Tacoma-class patrol frigate

The second USS Brunswick (PF-68) was a United States Navy in commission from 1944 to 1946.

==Construction and commissioning==
Brunswick originally was authorized as a patrol gunboat with the hull number PG-176, but she was redesignated as a patrol frigate with the hull number PF-68 on 15 April 1943. She was laid down under a Maritime Commission contract as Maritime Commission Hull 1492 on 16 July 1943 by the Leathem D. Smith Shipbuilding Company at Sturgeon Bay, Wisconsin. She was launched on 6 November 1943, sponsored by Mrs. K. G. Berrie, and placed in reduced commission on 20 May 1944 for a trip to Galveston, Texas. After arriving at Galveston, Brunswick was decommissioned there on 27 May 1944. She then was fitted out at the Todd Galveston Drydocks, Inc. and was placed in full commission on 3 October 1944, with a United States Coast Guard crew.

==Service history==

===World War II, 1944-1945===

Brunswick departed Galveston on 15 October 1944 on her way to shakedown training in the West Indies. She arrived in the vicinity of Bermuda and underwent her shakedown evolutions between 24 October 1944 and 22 November 1944.

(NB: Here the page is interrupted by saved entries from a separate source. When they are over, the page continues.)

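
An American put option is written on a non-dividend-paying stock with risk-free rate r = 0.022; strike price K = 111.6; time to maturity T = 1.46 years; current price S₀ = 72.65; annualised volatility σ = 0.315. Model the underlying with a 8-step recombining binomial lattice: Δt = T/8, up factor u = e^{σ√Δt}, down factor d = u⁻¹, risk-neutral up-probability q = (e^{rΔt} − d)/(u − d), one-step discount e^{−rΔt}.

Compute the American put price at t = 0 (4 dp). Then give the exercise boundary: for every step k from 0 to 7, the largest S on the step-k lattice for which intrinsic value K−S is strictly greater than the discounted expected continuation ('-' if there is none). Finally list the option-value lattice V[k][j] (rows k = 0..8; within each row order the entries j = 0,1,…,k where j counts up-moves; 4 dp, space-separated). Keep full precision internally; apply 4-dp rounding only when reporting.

Δt=0.18250  u=1.14404  d=0.87409  q=0.48131  discount=0.99599
step 8 (expiry): payoffs max(K−S,0) = 86.8430 79.1972 69.1901 56.0925 38.9500 16.5133 0.0000 0.0000 0.0000
step 7: (k=7,j=0): S=28.3231, (K−S)⁺=83.2769, hold=82.8297 ⇒ V=83.2769 exercise | (k=7,j=1): S=37.0702, (K−S)⁺=74.5298, hold=74.0826 ⇒ V=74.5298 exercise | (k=7,j=2): S=48.5187, (K−S)⁺=63.0813, hold=62.6341 ⇒ V=63.0813 exercise | (k=7,j=3): S=63.5029, (K−S)⁺=48.0971, hold=47.6499 ⇒ V=48.0971 exercise | (k=7,j=4): S=83.1147, (K−S)⁺=28.4853, hold=28.0381 ⇒ V=28.4853 exercise | (k=7,j=5): S=108.7833, (K−S)⁺=2.8167, hold=8.5309 ⇒ V=8.5309 continue | (k=7,j=6): S=142.3792, (K−S)⁺=0.0000, hold=0.0000 ⇒ V=0.0000 continue | (k=7,j=7): S=186.3506, (K−S)⁺=0.0000, hold=0.0000 ⇒ V=0.0000 continue  boundary S*=83.1147
step 6: (k=6,j=0): S=32.4028, (K−S)⁺=79.1972, hold=78.7500 ⇒ V=79.1972 exercise | (k=6,j=1): S=42.4099, (K−S)⁺=69.1901, hold=68.7430 ⇒ V=69.1901 exercise | (k=6,j=2): S=55.5075, (K−S)⁺=56.0925, hold=55.6454 ⇒ V=56.0925 exercise | (k=6,j=3): S=72.6500, (K−S)⁺=38.9500, hold=38.5028 ⇒ V=38.9500 exercise | (k=6,j=4): S=95.0867, (K−S)⁺=16.5133, hold=18.8054 ⇒ V=18.8054 continue | (k=6,j=5): S=124.4527, (K−S)⁺=0.0000, hold=4.4072 ⇒ V=4.4072 continue | (k=6,j=6): S=162.8878, (K−S)⁺=0.0000, hold=0.0000 ⇒ V=0.0000 continue  boundary S*=72.6500
step 5: (k=5,j=0): S=37.0702, (K−S)⁺=74.5298, hold=74.0826 ⇒ V=74.5298 exercise | (k=5,j=1): S=48.5187, (K−S)⁺=63.0813, hold=62.6341 ⇒ V=63.0813 exercise | (k=5,j=2): S=63.5029, (K−S)⁺=48.0971, hold=47.6499 ⇒ V=48.0971 exercise | (k=5,j=3): S=83.1147, (K−S)⁺=28.4853, hold=29.1369 ⇒ V=29.1369 continue | (k=5,j=4): S=108.7833, (K−S)⁺=2.8167, hold=11.8278 ⇒ V=11.8278 continue | (k=5,j=5): S=142.3792, (K−S)⁺=0.0000, hold=2.2768 ⇒ V=2.2768 continue  boundary S*=63.5029
step 4: (k=4,j=0): S=42.4099, (K−S)⁺=69.1901, hold=68.7430 ⇒ V=69.1901 exercise | (k=4,j=1): S=55.5075, (K−S)⁺=56.0925, hold=55.6454 ⇒ V=56.0925 exercise | (k=4,j=2): S=72.6500, (K−S)⁺=38.9500, hold=38.8152 ⇒ V=38.9500 exercise | (k=4,j=3): S=95.0867, (K−S)⁺=16.5133, hold=20.7225 ⇒ V=20.7225 continue | (k=4,j=4): S=124.4527, (K−S)⁺=0.0000, hold=7.2018 ⇒ V=7.2018 continue  boundary S*=72.6500
step 3: (k=3,j=0): S=48.5187, (K−S)⁺=63.0813, hold=62.6341 ⇒ V=63.0813 exercise | (k=3,j=1): S=63.5029, (K−S)⁺=48.0971, hold=47.6499 ⇒ V=48.0971 exercise | (k=3,j=2): S=83.1147, (K−S)⁺=28.4853, hold=30.0560 ⇒ V=30.0560 continue | (k=3,j=3): S=108.7833, (K−S)⁺=2.8167, hold=14.1578 ⇒ V=14.1578 continue  boundary S*=63.5029
step 2: (k=2,j=0): S=55.5075, (K−S)⁺=56.0925, hold=55.6454 ⇒ V=56.0925 exercise | (k=2,j=1): S=72.6500, (K−S)⁺=38.9500, hold=39.2558 ⇒ V=39.2558 continue | (k=2,j=2): S=95.0867, (K−S)⁺=16.5133, hold=22.3142 ⇒ V=22.3142 continue  boundary S*=55.5075
step 1: (k=1,j=0): S=63.5029, (K−S)⁺=48.0971, hold=47.7965 ⇒ V=48.0971 exercise | (k=1,j=1): S=83.1147, (K−S)⁺=28.4853, hold=30.9770 ⇒ V=30.9770 continue  boundary S*=63.5029
step 0: (k=0,j=0): S=72.6500, (K−S)⁺=38.9500, hold=39.6973 ⇒ V=39.6973 continue  boundary S*=-

price = 39.6973
boundary = - 63.5029 55.5075 63.5029 72.6500 63.5029 72.6500 83.1147
tree:
39.6973
48.0971 30.9770
56.0925 39.2558 22.3142
63.0813 48.0971 30.0560 14.1578
69.1901 56.0925 38.9500 20.7225 7.2018
74.5298 63.0813 48.0971 29.1369 11.8278 2.2768
79.1972 69.1901 56.0925 38.9500 18.8054 4.4072 0.0000
83.2769 74.5298 63.0813 48.0971 28.4853 8.5309 0.0000 0.0000
86.8430 79.1972 69.1901 56.0925 38.9500 16.5133 0.0000 0.0000 0.0000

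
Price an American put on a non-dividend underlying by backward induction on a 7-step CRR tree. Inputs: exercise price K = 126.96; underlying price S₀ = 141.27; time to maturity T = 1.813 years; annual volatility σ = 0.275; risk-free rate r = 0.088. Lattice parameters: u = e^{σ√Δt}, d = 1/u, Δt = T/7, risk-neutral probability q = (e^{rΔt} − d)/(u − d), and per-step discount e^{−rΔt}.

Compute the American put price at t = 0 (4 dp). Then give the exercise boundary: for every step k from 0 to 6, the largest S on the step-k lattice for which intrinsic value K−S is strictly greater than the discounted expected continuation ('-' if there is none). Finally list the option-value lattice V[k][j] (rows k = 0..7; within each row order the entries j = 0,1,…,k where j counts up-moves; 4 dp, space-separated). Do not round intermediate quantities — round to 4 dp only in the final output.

price = 7.5175
boundary = - - - 92.8341 80.7098 92.8341 106.7796
tree:
7.5175
12.8491 3.4218
21.3154 6.3837 1.1146
34.1259 11.6114 2.3262 0.1589
46.2502 20.4068 4.8215 0.3590 0.0000
56.7909 34.1259 9.9126 0.8111 0.0000 0.0000
65.9551 46.2502 20.1804 1.8325 0.0000 0.0000 0.0000
73.9224 56.7909 34.1259 4.1400 0.0000 0.0000 0.0000 0.0000

Δt=0.25900  u=1.15022  d=0.86940  q=0.54716  discount=0.97747
step 7 (expiry): payoffs max(K−S,0) = 73.9224 56.7909 34.1259 4.1400 0.0000 0.0000 0.0000 0.0000
step 6: (k=6,j=0): S=61.0049, (K−S)⁺=65.9551, hold=63.0942 ⇒ V=65.9551 exercise | (k=6,j=1): S=80.7098, (K−S)⁺=46.2502, hold=43.3892 ⇒ V=46.2502 exercise | (k=6,j=2): S=106.7796, (K−S)⁺=20.1804, hold=17.3195 ⇒ V=20.1804 exercise | (k=6,j=3): S=141.2700, (K−S)⁺=0.0000, hold=1.8325 ⇒ V=1.8325 continue | (k=6,j=4): S=186.9010, (K−S)⁺=0.0000, hold=0.0000 ⇒ V=0.0000 continue | (k=6,j=5): S=247.2711, (K−S)⁺=0.0000, hold=0.0000 ⇒ V=0.0000 continue | (k=6,j=6): S=327.1411, (K−S)⁺=0.0000, hold=0.0000 ⇒ V=0.0000 continue  boundary S*=106.7796
step 5: (k=5,j=0): S=70.1691, (K−S)⁺=56.7909, hold=53.9300 ⇒ V=56.7909 exercise | (k=5,j=1): S=92.8341, (K−S)⁺=34.1259, hold=31.2650 ⇒ V=34.1259 exercise | (k=5,j=2): S=122.8200, (K−S)⁺=4.1400, hold=9.9126 ⇒ V=9.9126 continue | (k=5,j=3): S=162.4916, (K−S)⁺=0.0000, hold=0.8111 ⇒ V=0.8111 continue | (k=5,j=4): S=214.9773, (K−S)⁺=0.0000, hold=0.0000 ⇒ V=0.0000 continue | (k=5,j=5): S=284.4162, (K−S)⁺=0.0000, hold=0.0000 ⇒ V=0.0000 continue  boundary S*=92.8341
step 4: (k=4,j=0): S=80.7098, (K−S)⁺=46.2502, hold=43.3892 ⇒ V=46.2502 exercise | (k=4,j=1): S=106.7796, (K−S)⁺=20.1804, hold=20.4068 ⇒ V=20.4068 continue | (k=4,j=2): S=141.2700, (K−S)⁺=0.0000, hold=4.8215 ⇒ V=4.8215 continue | (k=4,j=3): S=186.9010, (K−S)⁺=0.0000, hold=0.3590 ⇒ V=0.3590 continue | (k=4,j=4): S=247.2711, (K−S)⁺=0.0000, hold=0.0000 ⇒ V=0.0000 continue  boundary S*=80.7098
step 3: (k=3,j=0): S=92.8341, (K−S)⁺=34.1259, hold=31.3861 ⇒ V=34.1259 exercise | (k=3,j=1): S=122.8200, (K−S)⁺=4.1400, hold=11.6114 ⇒ V=11.6114 continue | (k=3,j=2): S=162.4916, (K−S)⁺=0.0000, hold=2.3262 ⇒ V=2.3262 continue | (k=3,j=3): S=214.9773, (K−S)⁺=0.0000, hold=0.1589 ⇒ V=0.1589 continue  boundary S*=92.8341
step 2: (k=2,j=0): S=106.7796, (K−S)⁺=20.1804, hold=21.3154 ⇒ V=21.3154 continue | (k=2,j=1): S=141.2700, (K−S)⁺=0.0000, hold=6.3837 ⇒ V=6.3837 continue | (k=2,j=2): S=186.9010, (K−S)⁺=0.0000, hold=1.1146 ⇒ V=1.1146 continue  boundary S*=-
step 1: (k=1,j=0): S=122.8200, (K−S)⁺=4.1400, hold=12.8491 ⇒ V=12.8491 continue | (k=1,j=1): S=162.4916, (K−S)⁺=0.0000, hold=3.4218 ⇒ V=3.4218 continue  boundary S*=-
step 0: (k=0,j=0): S=141.2700, (K−S)⁺=0.0000, hold=7.5175 ⇒ V=7.5175 continue  boundary S*=-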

Brunswick embarked upon the first of her three round-trip convoy escort missions to North Africa on 11 December 1944. Steaming from Hampton Roads, Virginia, she arrived in Oran, Algeria, with Convoy UGS-63 on 28 December 1944. On 2 January 1945, she stood out of Oran in the screen of Convoy GUS-63. Soon after the convoy passed through the Strait of Gibraltar, one of its ships, the merchant ship SS Henry Miller, suffered a torpedo hit from the German submarine U-870. Brunswick conducted a depth-charge attack, but U-870 escaped. Brunswick escorted the damaged Henry Miller into Gibraltar and then rejoined the convoy screen. She and the rest of the convoy arrived safely in Hampton Roads on 20 January 1945.

Between early February and early June 1945, Brunswick escorted merchant ships on two more round-trip voyages from Hampton Roads to Oran and back. She returned to the Norfolk, Virginia, area from the last of those voyages on 6 June 1945.

===Postwar===
From Norfolk, Brunswick moved north to Philadelphia, Pennsylvania, where the Philadelphia Navy Yard converted her for duty as a weather ship. She embarked upon her first weather patrol early in July 1945 and concluded her final one on 12 November 1945. Thereafter, Brunswick served in the U.S. Coast Guard temporarily.

Returned to the Navy at Norfolk early in April 1946, Brunswick was decommissioned there on 3 May 1946. Her name was struck from the Navy List on 19 June 1946, and she was sold on 9 April 1947 to the Sun Shipbuilding and Drydock Company of Chester, Pennsylvania, for scrapping.